The Democratic Majority under Judy Jacobs and County Executive Suozzi have spent that past few year cleaning up the mess left by Schmitt and the Gulotta Republicans. Schmitt’s pathetic attempts to shift blame merely hi-lights his contempt for Nassau voters. Mr. Schmitt’s deceptive mailings and outright lies in articles, letters and at local meetings brings me to quote Joseph Welch “Have you no sense of decency, sir, at long last? Have you left no sense of decency?”
Here's his letter:
Nassau Democrats voted to raise county property taxes 58 percent. That's an incontrovertible fact that Newsday ["Don't Believe GOP Distortions About Nassau Taxes," Viewpoints, Oct. 26] simply cannot credibly deny, notwithstanding the paper's unabashed bias.
The facts speak for themselves. As reported in the Oct. 28, 2000, edition of Newsday, the Democrat majority in the county legislature enacted a budget that increased county property taxes 15.4 percent. On Nov. 28, 2001, Newsday again reported that all 10 members of the Democrat legislative majority passed a budget increasing county property taxes 15 percent. Once again, on Oct. 29, 2002, Newsday reported that Democrats voted to increase county property taxes 19.4 percent.

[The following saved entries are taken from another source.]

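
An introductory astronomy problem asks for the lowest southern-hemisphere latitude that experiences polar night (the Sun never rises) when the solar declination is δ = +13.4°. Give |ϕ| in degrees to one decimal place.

|ϕ| = 76.6°

Polar night requires cos h₀ = −tan ϕ tan δ ≥ 1, i.e. tan ϕ tan δ ≤ −1.
The boundary is |tan ϕ| · |tan δ| = 1, so |ϕ| = 90° − |δ| = 90° − 13.4° = 76.6° in the southern hemisphere.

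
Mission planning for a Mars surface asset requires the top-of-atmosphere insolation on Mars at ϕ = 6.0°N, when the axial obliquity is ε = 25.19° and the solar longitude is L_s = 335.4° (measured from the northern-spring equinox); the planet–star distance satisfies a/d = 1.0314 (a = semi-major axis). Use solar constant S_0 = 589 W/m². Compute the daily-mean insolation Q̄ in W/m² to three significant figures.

Q̄ ≈ 189 W/m²

Solar declination: sin δ = sin ε · sin L_s = sin 25.19° × sin 335.4° = -0.17718, so δ = -10.205°.
cos h₀ = −tan(+6.0°) tan(-10.205°) = 0.0189, h₀ = 1.5519 rad.
Bracket: h₀ sin ϕ sin δ + cos ϕ cos δ sin h₀ = 1.5519×0.10453×-0.17718 + 0.99452×0.98418×0.99982 = -0.028742 + 0.978611 = 0.949869.
Inverse-square distance factor (a/d)² = 1.0314² = 1.063786.
Q̄ = (S_0/π) × 1.063786 × [bracket] = (589/π) × 1.063786 × 0.949869 = 189.4 W/m².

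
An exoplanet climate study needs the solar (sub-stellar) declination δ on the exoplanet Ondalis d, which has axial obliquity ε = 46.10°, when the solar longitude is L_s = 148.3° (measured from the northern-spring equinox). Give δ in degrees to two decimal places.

sin δ = sin ε · sin L_s = sin 46.10° × sin 148.3° = 0.378629.
δ = arcsin(0.378629) = +22.25°.

δ = +22.25°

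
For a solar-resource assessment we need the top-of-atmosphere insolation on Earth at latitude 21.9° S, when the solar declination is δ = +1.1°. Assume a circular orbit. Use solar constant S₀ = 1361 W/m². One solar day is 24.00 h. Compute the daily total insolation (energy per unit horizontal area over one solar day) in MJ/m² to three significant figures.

cos H₀ = −tan(-21.9°) tan(+1.100°) = 0.0077, H₀ = 1.5631 rad.
Bracket: H₀ sin φ sin δ + cos φ cos δ sin H₀ = 1.5631×-0.37299×0.01920 + 0.92784×0.99982×0.99997 = -0.011194 + 0.927645 = 0.916451.
Q̄ = (S₀/π) × [bracket] = (1361/π) × 0.916451 = 397.02 W/m².
Daily total = Q̄ × 24.00 h × 3600 s/h = 397.02 × 24.00 × 3600 / 10⁶ = 34.30 MJ/m².

34.3 MJ/m²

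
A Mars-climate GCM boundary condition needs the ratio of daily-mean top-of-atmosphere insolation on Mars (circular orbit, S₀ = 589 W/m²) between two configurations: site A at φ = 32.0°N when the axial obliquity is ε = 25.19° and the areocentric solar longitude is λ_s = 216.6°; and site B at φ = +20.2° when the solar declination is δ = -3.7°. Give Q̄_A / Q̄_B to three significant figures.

Q̄_A / Q̄_B ≈ 0.688

— Configuration A (φ=+32.0°):
sin δ = sin 25.19° × sin 216.6° = -0.25377, so δ = -14.700°.
cos H₀ = −tan(+32.0°) tan(-14.700°) = 0.1639, H₀ = 1.4061 rad.
Bracket: H₀ sin φ sin δ + cos φ cos δ sin H₀ = 1.4061×0.52992×-0.25377 + 0.84805×0.96727×0.98647 = -0.189089 + 0.809195 = 0.620106.
Q̄ = (S₀/π) × [bracket] = (589/π) × 0.620106 = 116.26 W/m².
— Configuration B (φ=+20.2°):
cos H₀ = −tan(+20.2°) tan(-3.700°) = 0.0238, H₀ = 1.5470 rad.
Bracket: H₀ sin φ sin δ + cos φ cos δ sin H₀ = 1.5470×0.34530×-0.06453 + 0.93849×0.99792×0.99972 = -0.034471 + 0.936276 = 0.901805.
Q̄ = (S₀/π) × [bracket] = (589/π) × 0.901805 = 169.07 W/m².
Ratio Q̄_A / Q̄_B = 116.26 / 169.07 = 0.6876.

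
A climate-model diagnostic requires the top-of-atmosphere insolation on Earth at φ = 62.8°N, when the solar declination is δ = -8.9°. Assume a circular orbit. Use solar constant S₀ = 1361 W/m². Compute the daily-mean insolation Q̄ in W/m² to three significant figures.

cos H₀ = −tan(+62.8°) tan(-8.900°) = 0.3047, H₀ = 1.2612 rad.
Bracket: H₀ sin φ sin δ + cos φ cos δ sin H₀ = 1.2612×0.88942×-0.15471 + 0.45710×0.98796×0.95245 = -0.173544 + 0.430123 = 0.256579.
Q̄ = (S₀/π) × [bracket] = (1361/π) × 0.256579 = 111.2 W/m².

Q̄ ≈ 111 W/m²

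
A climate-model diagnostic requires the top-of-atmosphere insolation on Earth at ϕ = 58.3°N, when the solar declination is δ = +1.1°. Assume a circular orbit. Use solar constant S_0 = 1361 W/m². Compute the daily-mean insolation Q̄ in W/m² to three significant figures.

cos h₀ = −tan(+58.3°) tan(+1.100°) = -0.0311, h₀ = 1.6019 rad.
Bracket: h₀ sin ϕ sin δ + cos ϕ cos δ sin h₀ = 1.6019×0.85081×0.01920 + 0.52547×0.99982×0.99952 = 0.026168 + 0.525123 = 0.551291.
Q̄ = (S_0/π) × [bracket] = (1361/π) × 0.551291 = 238.8 W/m².

Q̄ ≈ 239 W/m²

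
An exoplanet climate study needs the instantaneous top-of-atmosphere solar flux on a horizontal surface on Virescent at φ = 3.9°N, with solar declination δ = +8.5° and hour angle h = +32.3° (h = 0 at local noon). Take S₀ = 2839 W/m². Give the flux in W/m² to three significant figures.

cos θ_z = sin φ sin δ + cos φ cos δ cos h = 0.010053 + 0.834041 = 0.844094.
Flux = S₀ · cos θ_z = 2839 × 0.844094 = 2396 W/m².

2.40e+03 W/m²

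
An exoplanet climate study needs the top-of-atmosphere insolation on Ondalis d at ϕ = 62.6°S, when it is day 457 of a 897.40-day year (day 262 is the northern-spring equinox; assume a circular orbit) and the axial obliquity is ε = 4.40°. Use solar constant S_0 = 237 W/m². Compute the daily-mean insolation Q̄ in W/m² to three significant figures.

Q̄ ≈ 27.1 W/m²

Solar longitude: L_s = 360° × (457 − 262)/897.40 = 78.226°.
sin δ = sin 4.40° × sin 78.226° = 0.07510, so δ = +4.307°.
cos h₀ = −tan(-62.6°) tan(+4.307°) = 0.1453, h₀ = 1.4250 rad.
Bracket: h₀ sin ϕ sin δ + cos ϕ cos δ sin h₀ = 1.4250×-0.88782×0.07510 + 0.46020×0.99718×0.98939 = -0.095012 + 0.454033 = 0.359021.
Q̄ = (S_0/π) × [bracket] = (237/π) × 0.359021 = 27.08 W/m².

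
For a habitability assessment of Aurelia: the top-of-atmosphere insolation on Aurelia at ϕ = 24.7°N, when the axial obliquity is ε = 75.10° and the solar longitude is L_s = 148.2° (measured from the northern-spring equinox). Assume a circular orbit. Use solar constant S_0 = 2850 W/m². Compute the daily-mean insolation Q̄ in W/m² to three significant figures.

Q̄ ≈ 1.04e+03 W/m²

Solar declination: sin δ = sin ε · sin L_s = sin 75.10° × sin 148.2° = 0.50924, so δ = +30.613°.
cos h₀ = −tan(+24.7°) tan(+30.613°) = -0.2722, h₀ = 1.8464 rad.
Bracket: h₀ sin ϕ sin δ + cos ϕ cos δ sin h₀ = 1.8464×0.41787×0.50924 + 0.90851×0.86063×0.96225 = 0.392907 + 0.752375 = 1.145282.
Q̄ = (S_0/π) × [bracket] = (2850/π) × 1.145282 = 1039 W/m².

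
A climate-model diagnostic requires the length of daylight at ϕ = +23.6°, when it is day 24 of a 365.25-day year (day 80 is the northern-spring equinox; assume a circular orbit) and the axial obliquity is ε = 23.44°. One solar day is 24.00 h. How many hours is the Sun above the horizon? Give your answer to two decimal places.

Solar longitude: L_s = 360° × (24 − 80)/365.25 = -55.195°, i.e. -55.195° + 360° = 304.805°.
sin δ = sin 23.44° × sin 304.805° = -0.32662, so δ = -19.064°.
cos h₀ = −tan ϕ · tan δ = −tan(+23.6°) × tan(-19.064°) = 0.1510, so h₀ = 1.4192 rad = 81.32°.
Daylight = 2h₀/(2π) × 24.00 h = (1.4192/π) × 24.00 = 10.84 h.

10.84 h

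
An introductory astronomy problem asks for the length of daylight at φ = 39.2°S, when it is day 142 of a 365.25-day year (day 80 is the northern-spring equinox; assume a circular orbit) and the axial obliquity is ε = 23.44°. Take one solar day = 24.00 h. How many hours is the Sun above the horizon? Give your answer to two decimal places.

9.65 h

Solar longitude: λ_s = 360° × (142 − 80)/365.25 = 61.109°.
sin δ = sin 23.44° × sin 61.109° = 0.34828, so δ = +20.382°.
cos H₀ = −tan φ · tan δ = −tan(-39.2°) × tan(+20.382°) = 0.3030, so H₀ = 1.2629 rad = 72.36°.
Daylight = 2H₀/(2π) × 24.00 h = (1.2629/π) × 24.00 = 9.65 h.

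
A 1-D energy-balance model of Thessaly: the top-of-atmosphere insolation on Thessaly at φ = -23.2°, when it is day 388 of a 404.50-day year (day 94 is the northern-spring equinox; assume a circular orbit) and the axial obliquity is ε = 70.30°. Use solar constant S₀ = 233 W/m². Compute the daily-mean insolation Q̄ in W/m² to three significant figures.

Solar longitude: λ_s = 360° × (388 − 94)/404.50 = 261.656°.
sin δ = sin 70.30° × sin 261.656° = -0.93151, so δ = -68.671°.
cos H₀ = −tan(-23.2°) tan(-68.671°) = -1.0976 ≤ −1 ⇒ polar day, H₀ = π.
Bracket: H₀ sin φ sin δ + cos φ cos δ sin H₀ = 3.1416×-0.39394×-0.93151 + 0.91914×0.36373×0.00000 = 1.152839 + 0.000000 = 1.152839.
Q̄ = (S₀/π) × [bracket] = (233/π) × 1.152839 = 85.50 W/m².

Q̄ ≈ 85.5 W/m²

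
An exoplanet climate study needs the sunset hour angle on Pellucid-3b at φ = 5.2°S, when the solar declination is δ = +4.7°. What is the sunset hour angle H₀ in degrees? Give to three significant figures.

H₀ = 89.6°

cos H₀ = −tan φ · tan δ = −tan(-5.2°) × tan(+4.700°) = 0.0075, so H₀ = 1.5633 rad = 89.57°.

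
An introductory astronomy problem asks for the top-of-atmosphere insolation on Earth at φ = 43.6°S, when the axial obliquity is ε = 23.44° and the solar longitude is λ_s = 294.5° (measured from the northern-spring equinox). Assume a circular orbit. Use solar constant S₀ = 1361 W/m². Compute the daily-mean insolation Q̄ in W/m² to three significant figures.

Solar declination: sin δ = sin ε · sin λ_s = sin 23.44° × sin 294.5° = -0.36197, so δ = -21.221°.
cos H₀ = −tan(-43.6°) tan(-21.221°) = -0.3698, H₀ = 1.9496 rad.
Bracket: H₀ sin φ sin δ + cos φ cos δ sin H₀ = 1.9496×-0.68962×-0.36197 + 0.72417×0.93219×0.92912 = 0.486663 + 0.627215 = 1.113878.
Q̄ = (S₀/π) × [bracket] = (1361/π) × 1.113878 = 482.6 W/m².

Q̄ ≈ 483 W/m²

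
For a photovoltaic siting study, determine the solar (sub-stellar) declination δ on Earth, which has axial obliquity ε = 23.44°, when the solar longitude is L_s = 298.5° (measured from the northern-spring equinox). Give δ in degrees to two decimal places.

δ = -20.46°

sin δ = sin ε · sin L_s = sin 23.44° × sin 298.5° = -0.349583.
δ = arcsin(-0.349583) = -20.46°.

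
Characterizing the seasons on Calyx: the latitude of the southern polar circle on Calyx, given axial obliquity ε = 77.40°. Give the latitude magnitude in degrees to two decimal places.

The polar circle is the lowest latitude that experiences at least one full rotation of continuous darkness at the northern-summer solstice; it lies at |φ| = 90° − ε = 90° − 77.40° = 12.60°.

12.60°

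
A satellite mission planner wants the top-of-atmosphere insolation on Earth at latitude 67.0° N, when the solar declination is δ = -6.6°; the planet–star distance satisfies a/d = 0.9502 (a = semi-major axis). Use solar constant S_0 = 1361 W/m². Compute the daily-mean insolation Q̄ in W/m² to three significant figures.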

Let's do some easy math. If you were paying $1,000 in taxes prior to the first Democrat vote to raise taxes 15.4 percent, you would have been paying $1,154 after their vote. Now, after the second Democrat vote to raise taxes (a 15-percent increase), you would have been paying $1,327.10. And after the third year of Democrat votes to increase taxes (the 19.4-percent tax increase), your taxes would have gone to $1,584.55.
If you start with a base of $1,000 and after successive increases you arrive at a new total of $1,584, you have undergone a 58-percent increase.
Yes, Newsday will contend that the full force of the Democrat votes to raise taxes were not felt by taxpayers because the Republican minority on the county legislature voted to sustain the very necessary vetoes that were issued against the Democrats' crippling tax-increase votes. But that doesn't change the fact that the Democrat majority on the county
legislature, in three successive years, voted to increase county property taxes a crippling 58 percent.
Higher taxes are the only real answer to the county's fiscal woes that Nassau Democrats have pursued during the years that they have been in the majority. Their first and last response has always been to raise taxes.
Newsday and columnist Lawrence C. Levy can try to twist and distort the truth all that they want. However, every homeowner in Nassau knows that their county property taxes have never been higher. And all anyone has to do is turn to the editions of Newsday that I've noted above to read in black and white that Nassau Democrats did vote to increase county property taxes 58 percent.